Ist Fracking die einzige Ursache für die aktuelle Ölschwemme?
Nein. Das Fracking-Öl führte zu einem höheren Gesamtangebot. Ausschlaggebend ist aber, dass der Verbrauch nicht entsprechend mitwuchs. In den Industriestaaten sinkt er seit Jahren, nur in Asien steigt er noch. Ergebnis: ein Überangebot, das den Preis drückt.

Die Opec hat jüngst beschlossen, die Förderung nicht zu kürzen. Dadurch fiel der Preis weiter. Was steckt dahinter?
An der Preisschraube zu drehen, ist nicht so einfach. Fördersenkungen bergen für die Ölländer immer die Gefahr, dass der Ölpreis danach nicht genügend steigt, um den Einnahmeverlust durch die gekappten Mengen auszugleichen. Hier herrscht selten Einigkeit. Denkbar ist auch, dass die Opec den Preis bewusst niedrig hält, um Konkurrenten zu schaden, die das Öl viel teurer fördern als etwa Saudi Arabien, das in der Opec den Ton angibt – eben die Fracking-Firmen. Es gibt aber auch eine ganz andere Spekulation: Danach haben sich Saudi Arabien und die USA abgesprochen, das Öl billig zu halten, um damit missliebigen Ländern wie Russland oder Venezuela zu schaden, deren Staatshaushalte stark von den Öl-Einnahmen abhängen.

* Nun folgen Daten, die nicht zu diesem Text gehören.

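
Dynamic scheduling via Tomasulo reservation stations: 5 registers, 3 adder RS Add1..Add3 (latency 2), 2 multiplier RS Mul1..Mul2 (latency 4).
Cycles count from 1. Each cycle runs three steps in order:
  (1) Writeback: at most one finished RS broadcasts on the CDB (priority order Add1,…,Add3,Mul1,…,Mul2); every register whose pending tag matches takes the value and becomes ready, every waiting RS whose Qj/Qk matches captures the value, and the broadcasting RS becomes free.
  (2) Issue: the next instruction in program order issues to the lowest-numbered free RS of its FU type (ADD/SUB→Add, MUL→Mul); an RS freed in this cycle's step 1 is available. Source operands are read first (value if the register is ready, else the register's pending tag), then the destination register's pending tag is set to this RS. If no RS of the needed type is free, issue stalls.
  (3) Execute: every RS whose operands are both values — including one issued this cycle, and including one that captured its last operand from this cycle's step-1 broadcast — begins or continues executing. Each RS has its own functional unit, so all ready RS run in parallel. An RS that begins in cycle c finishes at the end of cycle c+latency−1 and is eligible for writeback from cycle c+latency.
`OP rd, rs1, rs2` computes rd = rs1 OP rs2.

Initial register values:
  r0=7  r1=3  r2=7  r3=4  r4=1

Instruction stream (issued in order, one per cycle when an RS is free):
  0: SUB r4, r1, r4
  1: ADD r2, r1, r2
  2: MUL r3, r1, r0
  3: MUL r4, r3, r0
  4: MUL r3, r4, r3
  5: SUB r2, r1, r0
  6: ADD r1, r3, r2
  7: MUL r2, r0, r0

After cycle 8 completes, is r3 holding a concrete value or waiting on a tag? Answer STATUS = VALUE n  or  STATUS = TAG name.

cycle 1: issue SUB r4<-Add1 // r0:7,r1:3,r2:7,r3:4,r4:Add1
cycle 2: issue ADD r2<-Add2 // r0:7,r1:3,r2:Add2,r3:4,r4:Add1
cycle 3: CDB Add1=2; issue MUL r3<-Mul1 // r0:7,r1:3,r2:Add2,r3:Mul1,r4:2
cycle 4: CDB Add2=10; issue MUL r4<-Mul2 // r0:7,r1:3,r2:10,r3:Mul1,r4:Mul2
cycle 5: stall // r0:7,r1:3,r2:10,r3:Mul1,r4:Mul2
cycle 6: stall // r0:7,r1:3,r2:10,r3:Mul1,r4:Mul2
cycle 7: CDB Mul1=21; issue MUL r3<-Mul1 // r0:7,r1:3,r2:10,r3:Mul1,r4:Mul2
cycle 8: issue SUB r2<-Add1 // r0:7,r1:3,r2:Add1,r3:Mul1,r4:Mul2

STATUS = TAG Mul1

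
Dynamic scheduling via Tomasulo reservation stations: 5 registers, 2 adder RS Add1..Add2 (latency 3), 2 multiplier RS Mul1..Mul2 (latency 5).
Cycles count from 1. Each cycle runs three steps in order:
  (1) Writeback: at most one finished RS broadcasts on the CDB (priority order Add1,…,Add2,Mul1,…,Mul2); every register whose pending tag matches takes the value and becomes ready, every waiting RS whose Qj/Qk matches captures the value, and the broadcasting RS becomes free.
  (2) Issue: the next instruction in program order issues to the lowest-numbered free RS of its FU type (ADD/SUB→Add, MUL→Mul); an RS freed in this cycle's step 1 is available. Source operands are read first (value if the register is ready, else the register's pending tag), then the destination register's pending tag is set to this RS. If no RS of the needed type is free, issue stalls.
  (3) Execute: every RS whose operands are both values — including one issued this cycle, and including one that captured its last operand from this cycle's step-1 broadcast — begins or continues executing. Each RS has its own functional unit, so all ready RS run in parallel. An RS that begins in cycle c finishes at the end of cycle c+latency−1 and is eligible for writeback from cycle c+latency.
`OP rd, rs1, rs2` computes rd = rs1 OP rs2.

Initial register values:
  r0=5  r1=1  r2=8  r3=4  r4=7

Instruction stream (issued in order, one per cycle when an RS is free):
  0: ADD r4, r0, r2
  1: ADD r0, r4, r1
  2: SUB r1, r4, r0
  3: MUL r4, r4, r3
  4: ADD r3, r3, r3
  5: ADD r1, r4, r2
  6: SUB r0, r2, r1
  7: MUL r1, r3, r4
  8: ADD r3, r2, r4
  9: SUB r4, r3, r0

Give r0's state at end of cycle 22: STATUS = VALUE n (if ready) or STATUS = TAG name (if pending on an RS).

STATUS = VALUE -52

c1: issue ADD r4<-Add1 | r0:5,r1:1,r2:8,r3:4,r4:Add1
c2: issue ADD r0<-Add2 | r0:Add2,r1:1,r2:8,r3:4,r4:Add1
c3: stall | r0:Add2,r1:1,r2:8,r3:4,r4:Add1
c4: CDB Add1=13; issue SUB r1<-Add1 | r0:Add2,r1:Add1,r2:8,r3:4,r4:13
c5: issue MUL r4<-Mul1 | r0:Add2,r1:Add1,r2:8,r3:4,r4:Mul1
c6: stall | r0:Add2,r1:Add1,r2:8,r3:4,r4:Mul1
c7: CDB Add2=14; issue ADD r3<-Add2 | r0:14,r1:Add1,r2:8,r3:Add2,r4:Mul1
c8: stall | r0:14,r1:Add1,r2:8,r3:Add2,r4:Mul1
c9: stall | r0:14,r1:Add1,r2:8,r3:Add2,r4:Mul1
c10: CDB Add1=-1; issue ADD r1<-Add1 | r0:14,r1:Add1,r2:8,r3:Add2,r4:Mul1
c11: CDB Add2=8; issue SUB r0<-Add2 | r0:Add2,r1:Add1,r2:8,r3:8,r4:Mul1
c12: CDB Mul1=52; issue MUL r1<-Mul1 | r0:Add2,r1:Mul1,r2:8,r3:8,r4:52
c13: stall | r0:Add2,r1:Mul1,r2:8,r3:8,r4:52
c14: stall | r0:Add2,r1:Mul1,r2:8,r3:8,r4:52
c15: CDB Add1=60; issue ADD r3<-Add1 | r0:Add2,r1:Mul1,r2:8,r3:Add1,r4:52
c16: stall | r0:Add2,r1:Mul1,r2:8,r3:Add1,r4:52
c17: CDB Mul1=416; stall | r0:Add2,r1:416,r2:8,r3:Add1,r4:52
c18: CDB Add1=60; issue SUB r4<-Add1 | r0:Add2,r1:416,r2:8,r3:60,r4:Add1
c19: CDB Add2=-52 | r0:-52,r1:416,r2:8,r3:60,r4:Add1
c20: - | r0:-52,r1:416,r2:8,r3:60,r4:Add1
c21: - | r0:-52,r1:416,r2:8,r3:60,r4:Add1
c22: CDB Add1=112 | r0:-52,r1:416,r2:8,r3:60,r4:112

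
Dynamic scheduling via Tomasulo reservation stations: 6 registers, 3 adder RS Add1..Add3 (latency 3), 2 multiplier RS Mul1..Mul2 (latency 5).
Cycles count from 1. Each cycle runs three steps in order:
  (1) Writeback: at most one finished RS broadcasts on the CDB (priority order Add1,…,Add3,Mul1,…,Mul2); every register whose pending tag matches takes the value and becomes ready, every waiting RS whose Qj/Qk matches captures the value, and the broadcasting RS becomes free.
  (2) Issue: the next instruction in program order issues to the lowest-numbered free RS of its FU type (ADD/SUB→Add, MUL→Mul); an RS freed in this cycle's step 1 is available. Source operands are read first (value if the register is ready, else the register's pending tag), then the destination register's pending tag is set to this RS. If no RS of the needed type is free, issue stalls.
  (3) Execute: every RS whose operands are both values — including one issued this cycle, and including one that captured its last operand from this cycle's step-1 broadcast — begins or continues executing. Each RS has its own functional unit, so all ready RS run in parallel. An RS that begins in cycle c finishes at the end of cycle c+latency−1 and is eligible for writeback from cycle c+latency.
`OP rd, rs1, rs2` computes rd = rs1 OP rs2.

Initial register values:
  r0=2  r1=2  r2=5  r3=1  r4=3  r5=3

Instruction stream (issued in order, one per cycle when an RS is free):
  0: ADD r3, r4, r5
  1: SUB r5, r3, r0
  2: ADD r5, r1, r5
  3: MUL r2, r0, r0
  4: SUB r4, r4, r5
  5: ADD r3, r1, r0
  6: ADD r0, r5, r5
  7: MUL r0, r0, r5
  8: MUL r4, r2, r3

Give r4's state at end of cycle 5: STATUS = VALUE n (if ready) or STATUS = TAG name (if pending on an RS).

STATUS = TAG Add1

cycle 1: issue ADD r3<-Add1 // r0:2,r1:2,r2:5,r3:Add1,r4:3,r5:3
cycle 2: issue SUB r5<-Add2 // r0:2,r1:2,r2:5,r3:Add1,r4:3,r5:Add2
cycle 3: issue ADD r5<-Add3 // r0:2,r1:2,r2:5,r3:Add1,r4:3,r5:Add3
cycle 4: CDB Add1=6; issue MUL r2<-Mul1 // r0:2,r1:2,r2:Mul1,r3:6,r4:3,r5:Add3
cycle 5: issue SUB r4<-Add1 // r0:2,r1:2,r2:Mul1,r3:6,r4:Add1,r5:Add3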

Fürchten Sie eine Destabilisierung dieser Länder?
Das Risiko besteht, dass sie in ihrer Wirtschaftskraft stark geschwächt werden. Über die gesellschaftlichen und politischen Folgen, die das haben würde, kann man nur spekulieren.

Russische Experten wittern eine regelrechte Verschwörung des Westens hinter dem Preisrutsch. Absurd – oder nicht?
Die Spekulation gibt es nicht nur in Russland. Dagegen spricht, dass der niedrige Preis, wie gesagt, auch eigenen Firmen große Probleme bringt.

Wagen Sie eine Prognose? Wie hoch wird der Ölpreis, der heute bei unter 70 Dollar pro Barrel liegt, in einem Jahr sein?
Ich beantworte das anders: Wenn der Ölpreis in einem Jahr noch so niedrig liegt, dann erleben wir eine Marktbereinigung, an deren Ende viele der Erdöl-Firmen nicht mehr existieren werden. Sogar die Multis wie Shell, BP oder Exxon Mobil, die alle hoch verschuldet sind, könnten in Schwierigkeiten kommen. Deren Kreditwürdigkeit hängt auch von der finanziellen Bewertung ihrer Ölreserven ab. Sie ist umso niedriger, je tiefer der Ölpreis fällt. Ich erinnere an den Dezember 1998, als der Ölpreis auf zwölf Dollar pro Barrel fiel. Viele Firmen verschwanden oder fusionierten, und kurz darauf begann die Preisrallye auf 140 Dollar.